# [SOLVED] Problems with Video Controller (VGA compatible)



## saintpatty (Sep 30, 2008)

Hi,
I'm having trouble installing Video controller, when i go into device manager from system properties Video controller under other devices has a yellow question mark next to it.

When I try to update the driver it tells me the software needs to be installed, so I try to do it automatically but it says it can't find the necessary software to install it, it also says to insert any disks that came with the computer but i did not receive any cd's relating to this.

The video controller was working a few days ago and just stopped, can anyone help me with the video controller?


----------



## dai (Jul 2, 2004)

*Re: Problems with Video Controller (VGA compatible)*

is your video a card or onboard


----------



## saintpatty (Sep 30, 2008)

*Re: Problems with Video Controller (VGA compatible)*

Came with the computer.. so onboard i guess


----------



## blah789 (Aug 25, 2008)

*Re: Problems with Video Controller (VGA compatible)*

If you stated what the make/model of your computer, or if you knew what the graphics card was, it would help.


----------



## saintpatty (Sep 30, 2008)

*Re: Problems with Video Controller (VGA compatible)*

Made by Mercury computers, sorry don't know what the graphics card is


----------



## dai (Jul 2, 2004)

*Re: Problems with Video Controller (VGA compatible)*

is this a laptop
what model is it


----------



## saintpatty (Sep 30, 2008)

*Re: Problems with Video Controller (VGA compatible)*

No it isn't a laptop, it's a mercury 3512


----------



## blah789 (Aug 25, 2008)

*Re: Problems with Video Controller (VGA compatible)*

I looked at this page
http://www.trademe.co.nz/Computers/Desktops/No-monitor/auction-171909337.htm
and it appears it has Intel integrated graphics.

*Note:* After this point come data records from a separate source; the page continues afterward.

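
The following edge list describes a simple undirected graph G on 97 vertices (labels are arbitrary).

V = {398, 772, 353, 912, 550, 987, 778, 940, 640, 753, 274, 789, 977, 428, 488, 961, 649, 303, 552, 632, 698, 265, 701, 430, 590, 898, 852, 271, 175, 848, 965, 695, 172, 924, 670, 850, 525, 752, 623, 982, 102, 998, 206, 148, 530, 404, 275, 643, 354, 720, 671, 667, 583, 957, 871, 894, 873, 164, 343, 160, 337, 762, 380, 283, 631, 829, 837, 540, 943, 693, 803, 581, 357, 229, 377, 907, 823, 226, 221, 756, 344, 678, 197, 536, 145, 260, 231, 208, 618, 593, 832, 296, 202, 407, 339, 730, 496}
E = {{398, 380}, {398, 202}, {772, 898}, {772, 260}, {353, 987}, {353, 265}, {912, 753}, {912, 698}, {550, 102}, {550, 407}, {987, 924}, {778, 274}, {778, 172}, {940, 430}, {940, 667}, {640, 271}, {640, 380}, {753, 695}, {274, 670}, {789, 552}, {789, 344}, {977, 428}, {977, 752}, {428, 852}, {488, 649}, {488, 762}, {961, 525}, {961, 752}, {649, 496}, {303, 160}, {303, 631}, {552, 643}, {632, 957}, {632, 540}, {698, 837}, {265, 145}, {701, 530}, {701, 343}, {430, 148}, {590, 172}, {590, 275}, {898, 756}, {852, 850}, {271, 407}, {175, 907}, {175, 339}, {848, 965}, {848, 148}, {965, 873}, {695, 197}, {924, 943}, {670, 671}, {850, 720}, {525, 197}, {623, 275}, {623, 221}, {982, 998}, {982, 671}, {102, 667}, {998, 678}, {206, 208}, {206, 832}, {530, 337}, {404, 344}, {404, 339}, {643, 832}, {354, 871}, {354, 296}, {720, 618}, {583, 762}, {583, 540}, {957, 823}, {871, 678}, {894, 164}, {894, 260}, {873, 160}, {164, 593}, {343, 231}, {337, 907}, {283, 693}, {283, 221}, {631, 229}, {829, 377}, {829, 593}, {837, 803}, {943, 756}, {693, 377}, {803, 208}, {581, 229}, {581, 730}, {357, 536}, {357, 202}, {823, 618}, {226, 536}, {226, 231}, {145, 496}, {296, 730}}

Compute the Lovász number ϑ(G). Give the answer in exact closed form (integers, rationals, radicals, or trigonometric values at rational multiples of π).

deg(145) = 2; N(145) = {265, 496}.
Vertex 525 has 2 neighbors: 961, 197.
deg(540) = 2; N(540) = {632, 583}.
deg(907) = 2; N(907) = {175, 337}.
deg(v) = 2 for all v (|V|=97); connected 2-regular on 97 ⇒ C_{97}.
A has 49 distinct eigenvalues ≈ [2.0, 1.995806, 1.98324, 1.962356, 1.933242, 1.896018, 1.850842, 1.797903, 1.737423, 1.669656, 1.594886, 1.513426, 1.425618, 1.33183, 1.232457, 1.127914, 1.01864, 0.905094, 0.787752, 0.667105, 0.54366, 0.417935, 0.290457, 0.161761, 0.032386, -0.097124, -0.226228, -0.354382, -0.48105, -0.6057, -0.72781, -0.846867, -0.962372, -1.07384, -1.180805, -1.282816, -1.379448, -1.470293, -1.554971, -1.633127, -1.704434, -1.768591, -1.82533, -1.874413, -1.915635, -1.948821, -1.973833, -1.990567, -1.998951].
λ_max=2, λ_min=-2*cos(pi/97); ϑ = −97·λ_min/(λ_max−λ_min) = 97*cos(pi/97)/(cos(pi/97) + 1).
Numerically 48.487279214.
Lovász sandwich 48 ≤ 97*cos(pi/97)/(cos(pi/97) + 1) ≤ 49: both strict.

97*cos(pi/97)/(cos(pi/97) + 1)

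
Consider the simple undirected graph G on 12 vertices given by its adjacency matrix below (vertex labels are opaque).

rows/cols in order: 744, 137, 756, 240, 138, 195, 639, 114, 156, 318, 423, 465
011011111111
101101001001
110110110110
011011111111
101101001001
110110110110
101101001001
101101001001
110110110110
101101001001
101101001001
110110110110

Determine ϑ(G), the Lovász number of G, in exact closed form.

6

Vertex 423 has 6 neighbors: 744, 756, 240, 195, 156, 465.
N(744) = {137, 756, 138, 195, 639, 114, 156, 318, 423, 465}, |N(744)| = 10.
deg(195) = 8; N(195) = {744, 137, 240, 138, 639, 114, 318, 423}.
deg(465) = 8; N(465) = {744, 137, 240, 138, 639, 114, 318, 423}.
G = K_{6,4,2}: α = 6 = χ(Ḡ), so ϑ = 6.
Numerically 6.00000000.
Check 6 ≤ 6 ≤ 6: collapsed.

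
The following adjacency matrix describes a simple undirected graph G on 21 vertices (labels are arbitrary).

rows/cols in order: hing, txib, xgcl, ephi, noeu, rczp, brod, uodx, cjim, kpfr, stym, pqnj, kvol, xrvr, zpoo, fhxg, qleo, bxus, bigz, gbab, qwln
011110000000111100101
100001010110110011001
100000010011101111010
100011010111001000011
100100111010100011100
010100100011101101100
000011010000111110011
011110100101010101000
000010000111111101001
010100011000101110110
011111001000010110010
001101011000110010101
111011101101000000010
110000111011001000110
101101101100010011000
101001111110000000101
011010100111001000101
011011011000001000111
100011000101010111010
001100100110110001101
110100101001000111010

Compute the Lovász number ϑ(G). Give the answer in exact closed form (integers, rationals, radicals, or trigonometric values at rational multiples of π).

Vertex xrvr has 10 neighbors: hing, txib, brod, uodx, cjim, stym, pqnj, zpoo, bigz, gbab.
N(qwln) = {hing, txib, ephi, brod, cjim, pqnj, fhxg, qleo, bxus, gbab}, |N(qwln)| = 10.
N(pqnj) = {xgcl, ephi, rczp, uodx, cjim, kvol, xrvr, qleo, bigz, qwln}, |N(pqnj)| = 10.
N(kvol) = {hing, txib, xgcl, noeu, rczp, brod, cjim, kpfr, pqnj, gbab}, |N(kvol)| = 10.
deg(v) = 10 for all v (|V|=21); Kneser-type, 2-subsets of [7].
spec(A) ≈ [10.0, 1.0, -4.0] (distinct, 3 d.p.).
Lovász: ϑ = −21(-4)/(10+-1*(-4)) = 6.
= 6.00000000… (decimal).

6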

What would *really* help would be knowing the exact chipset (go to device manager, expand system devices, then press alt-print screen (print screen button is near scroll lock and pause), then start paint, and go to edit, paste, then save the file as a png, then upload it to us)

If you're in a big hurry, you can try this download
http://downloadcenter.intel.com/Detail_Desc.aspx?agr=Y&DwnldId=12536&lang=eng
That's for Intel integrated graphics for a lot of different chipsets. It _shouldn't_ hurt your system if it's not the right one. Or you could hold off until we find out more info about your chipset and find an exact match for your integrated graphics.


----------



## dai (Jul 2, 2004)

*Re: Problems with Video Controller (VGA compatible)*

see what this says it is
http://pc-wizard-2008.en.softonic.com/


----------



## saintpatty (Sep 30, 2008)

*Re: Problems with Video Controller (VGA compatible)*

This is the attachment for the device manager with system devices expanded..







Dai, I'll download the pc wizard now and see what it says..

Thanks for all the help


----------



## saintpatty (Sep 30, 2008)

*Re: Problems with Video Controller (VGA compatible)*

Hi this is what pcwizard had to say in system summary:

Manufacturer :	Mercury Computers
Mainboard :	Unspecified i845G-W83627
Chipset :	Intel i845G
Processor :	Intel Celeron D 315 @ 2266 MHz
Physical Memory :	512 MB (1 x 512 DDR-SDRAM )
Video Card :	Intel Corporation 82845G/GL/GV/GE/PE Integrated Graphics Device
Hard Disk :	SAMSUNG (80 GB)
DVD-Rom Drive :	HL-DT-ST DVDRAM GSA-H10N
Network Card :	Realtek Semiconductor RT8139 (A/B/C/810x/813x/C+) Fast Ethernet Adapter
Operating System :	Microsoft Windows XP Professional 5.01.2600 Service Pack 3
DirectX :	Version 9.0c (July 2008)

If you need any other part of pc wizard just ask


----------



## saintpatty (Sep 30, 2008)

*Re: Problems with Video Controller (VGA compatible)*

Blah I had a look at your quick solution, but just to let you know it doesn't support my chipset.


----------



## blah789 (Aug 25, 2008)

*Re: Problems with Video Controller (VGA compatible)*

dai's tool provided wonderfully useful info.
Sorry about the earlier link. It was just a bundled solution for a bunch of know integrated graphics subsystems. Was hoping yours would be among them, but apparently not. Yours is among archived products
http://downloadcenter.intel.com/Det...&OSFullName=Windows* XP Professional&lang=eng


----------



## saintpatty (Sep 30, 2008)

*Re: Problems with Video Controller (VGA compatible)*

Thank you both so much.. your download worked like a charm.


----------



## dai (Jul 2, 2004)

*Re: Problems with Video Controller (VGA compatible)*

glad you have it sorted


----------